Dataloaders with multiple threads: They seem to be problematic, even if randoms seeds are set beforehand. [ref].
cuDNN: Apparently cuDNN seems to have non-deterministic kernels [ref1][ref2]
GPU: Apparently, some reductions are non-deterministic in GPU, even without cuDNN. For instance, floating point addition is not associative, and so the result is affected by the order in which the partial results for each thread are collected affects the result. This is expected behaviour and should not affect the results dramatically [ref].
(Note: deterministic GPU reductions seem to have been added to TensorFlow only recently)
Is there anything I’m missing/got wrong?
Multi-threading without barriers/sync/fences is non-deterministic.
Just sending a console command on one CPU will make a thread slower and finish later.
Anytime something is using those results “just-in-time” as they come (like data-loaders and many optimized kernels) you will have those non-deterministic issues.
The big issue
The biggest issue with that is catastrophic cancellation in my opinion.
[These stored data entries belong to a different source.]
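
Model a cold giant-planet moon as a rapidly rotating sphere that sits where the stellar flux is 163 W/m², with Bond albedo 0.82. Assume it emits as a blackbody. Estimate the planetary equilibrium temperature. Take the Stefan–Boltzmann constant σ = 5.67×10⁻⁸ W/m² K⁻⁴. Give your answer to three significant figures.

107 K

Absorbed flux (global mean): S(1−α)/4 = 163.0·0.18/4 = 7.335 W/m².
Balancing against σT⁴: T = (7.335/5.67×10⁻⁸)^(1/4) = 106.6 K.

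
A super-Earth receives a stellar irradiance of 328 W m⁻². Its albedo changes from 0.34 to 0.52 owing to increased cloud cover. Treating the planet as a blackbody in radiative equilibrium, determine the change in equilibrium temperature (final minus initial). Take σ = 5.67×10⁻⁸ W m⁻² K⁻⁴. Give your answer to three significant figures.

-13.5 kelvin

Before: T₁ = [328.0·0.66/(4σ)]^(1/4) = 175.8 K.
Final:   T₂ = [S(1−0.52)/(4σ)]^(1/4) = 162.3 K.
Change: 162.3 − 175.8 = -13.45 K.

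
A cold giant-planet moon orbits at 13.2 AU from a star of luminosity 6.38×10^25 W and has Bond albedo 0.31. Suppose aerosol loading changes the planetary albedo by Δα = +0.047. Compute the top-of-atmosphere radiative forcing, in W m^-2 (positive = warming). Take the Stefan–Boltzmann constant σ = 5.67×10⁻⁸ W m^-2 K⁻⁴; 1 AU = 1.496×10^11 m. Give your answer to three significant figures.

-0.0153 W m^-2

d = 13.2 × 1.496×10^11 m = 1.975×10^12 m.
Spreading L over a sphere of radius d: S = 6.38×10^25/(4π·1.97×10^12²) = 1.302 W m^-2.
The change in absorbed flux is Δ[S(1−α)/4] = −SΔα/4 = -0.01530 W m^-2.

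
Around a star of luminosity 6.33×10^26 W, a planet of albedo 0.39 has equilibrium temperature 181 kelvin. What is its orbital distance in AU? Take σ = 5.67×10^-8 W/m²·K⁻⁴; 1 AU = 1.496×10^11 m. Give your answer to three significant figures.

Energy balance gives S = 4σT⁴/(1−α) = 399.1 W/m².
From L = 4πd²S, d = √(6.33×10^26/(4π·399.1)) = 3.553×10^11 m = 2.375 AU.

2.37 AU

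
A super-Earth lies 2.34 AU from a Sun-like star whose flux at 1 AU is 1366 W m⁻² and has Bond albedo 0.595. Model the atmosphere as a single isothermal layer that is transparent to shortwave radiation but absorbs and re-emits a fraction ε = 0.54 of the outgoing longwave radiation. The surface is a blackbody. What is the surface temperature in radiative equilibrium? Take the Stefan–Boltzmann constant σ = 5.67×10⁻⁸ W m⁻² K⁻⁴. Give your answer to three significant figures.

By the inverse-square law, S = 1366/2.34² = 249.5 W m⁻².
Effective emission temperature (TOA balance): σT_e⁴ = S(1−α)/4 = 25.26 W m⁻² → T_e = 145.3 K.
Surface balance with a leaky layer gives σT_s⁴ = σT_e⁴·2/(2−ε), so T_s = T_e·[2/(2−0.54)]^(1/4) = 157.2 K.

157 kelvin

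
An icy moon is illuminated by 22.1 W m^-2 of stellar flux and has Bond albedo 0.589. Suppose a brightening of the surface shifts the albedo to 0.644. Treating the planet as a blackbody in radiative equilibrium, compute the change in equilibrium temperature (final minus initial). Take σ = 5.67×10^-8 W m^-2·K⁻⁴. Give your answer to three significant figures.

With α = 0.589, T₁ = 79.55 K.
Final:   T₂ = [S(1−0.644)/(4σ)]^(1/4) = 76.74 K.
ΔT = T₂ − T₁ = -2.806 K.

-2.81 kelvin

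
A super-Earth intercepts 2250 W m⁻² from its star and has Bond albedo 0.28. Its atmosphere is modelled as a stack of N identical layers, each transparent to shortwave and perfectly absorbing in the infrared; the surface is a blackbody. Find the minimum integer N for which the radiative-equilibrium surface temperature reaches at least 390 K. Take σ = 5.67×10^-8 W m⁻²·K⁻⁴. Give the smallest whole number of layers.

Top-of-atmosphere balance: σT_e⁴ = S(1−α)/4 = 405.0 W m⁻² → T_e = 290.7 K.
Need (N+1)T_e⁴ ≥ T_s⁴, i.e. N+1 ≥ (390/290.7)⁴ = 3.239.
The minimum whole number is N = 3.

3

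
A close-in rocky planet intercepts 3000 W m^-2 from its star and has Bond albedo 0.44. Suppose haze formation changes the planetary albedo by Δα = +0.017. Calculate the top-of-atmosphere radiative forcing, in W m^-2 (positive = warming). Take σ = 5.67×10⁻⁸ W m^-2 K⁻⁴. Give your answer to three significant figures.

The change in absorbed flux is Δ[S(1−α)/4] = −SΔα/4 = -12.75 W m^-2.

-12.8 W m^-2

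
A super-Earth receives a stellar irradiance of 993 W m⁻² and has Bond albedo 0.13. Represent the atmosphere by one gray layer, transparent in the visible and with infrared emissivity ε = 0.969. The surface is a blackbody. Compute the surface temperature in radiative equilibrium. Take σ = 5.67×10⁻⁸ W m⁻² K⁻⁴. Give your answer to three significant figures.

At the top of the atmosphere, σT_e⁴ = S(1−α)/4 = 216.0 W m⁻², giving T_e = 248.4 K.
Surface balance with a leaky layer gives σT_s⁴ = σT_e⁴·2/(2−ε), so T_s = T_e·[2/(2−0.969)]^(1/4) = 293.2 K.

293 K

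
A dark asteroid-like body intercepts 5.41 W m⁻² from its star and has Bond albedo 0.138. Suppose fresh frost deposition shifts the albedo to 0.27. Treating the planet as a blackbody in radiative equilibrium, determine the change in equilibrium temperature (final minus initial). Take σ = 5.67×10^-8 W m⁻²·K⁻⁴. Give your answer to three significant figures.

-2.74 K

Initial: T₁ = [S(1−0.138)/(4σ)]^(1/4) = 67.34 K.
With α = 0.27, T₂ = 64.60 K.
Change: 64.60 − 67.34 = -2.741 K.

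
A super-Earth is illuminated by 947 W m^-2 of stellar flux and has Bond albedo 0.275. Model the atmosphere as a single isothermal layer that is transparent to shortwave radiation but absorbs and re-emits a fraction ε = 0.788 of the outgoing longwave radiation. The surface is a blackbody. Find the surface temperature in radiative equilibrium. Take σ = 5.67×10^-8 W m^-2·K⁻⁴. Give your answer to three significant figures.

The planet radiates to space at T_e = [S(1−α)/(4σ)]^(1/4) = 234.6 K.
For a single slab of emissivity ε, T_s⁴ = 2T_e⁴/(2−ε); thus T_s = 234.6·(1.65)^(1/4) = 265.9 K.

266 K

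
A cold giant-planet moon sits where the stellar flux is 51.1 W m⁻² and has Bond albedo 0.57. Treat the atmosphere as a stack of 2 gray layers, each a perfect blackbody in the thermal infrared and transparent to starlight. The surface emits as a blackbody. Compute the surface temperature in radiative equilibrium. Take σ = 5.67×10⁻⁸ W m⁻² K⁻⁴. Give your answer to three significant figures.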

An example of this is ln(1 + x) if x << 1 (really small, say 1e-16), the result should be ~x, except that due to the order of computation and precision loss the computer will do ln(1) and gives you 0.
Now imagine you don’t do ln(1 + x) but ln(1 + x1 + x2 + x3 + x4), depending on the order of computation you get x1 + x2 + x3 + x4, maybe you will get 0, or maybe x1 + x2 + x3 + x4 will be significant enough so that there is no catastrophic cancellation. This may cause great disturbance in the force… sorry results.
Why do we use non-deterministic kernels
Because memory barriers/fences/synchronization is quite costly, most deep learning operations are memory-bound. You can check the “roofline model” to know more about CPU-bound vs memory-bound.
Illustration: on CPU adding 2 tensors will give you at most 20% of the theoretical max GFLOPS of your CPU because CPUs are computing faster than they can get data.
On GPU, the 1080ti is faster than the Titan X Pascal for DL workloads because its memory bandwidth is 11GBps instead of “just” 10GBps.
Everyone is comparing frameworks by speed (and Soumith being the first ) so reducing memory bandwidth is not desirable from a marketing point of view at least.
End note: There is a log1p function in C that avoids catastrophic cancellation of ln(1 +x) by the way ;).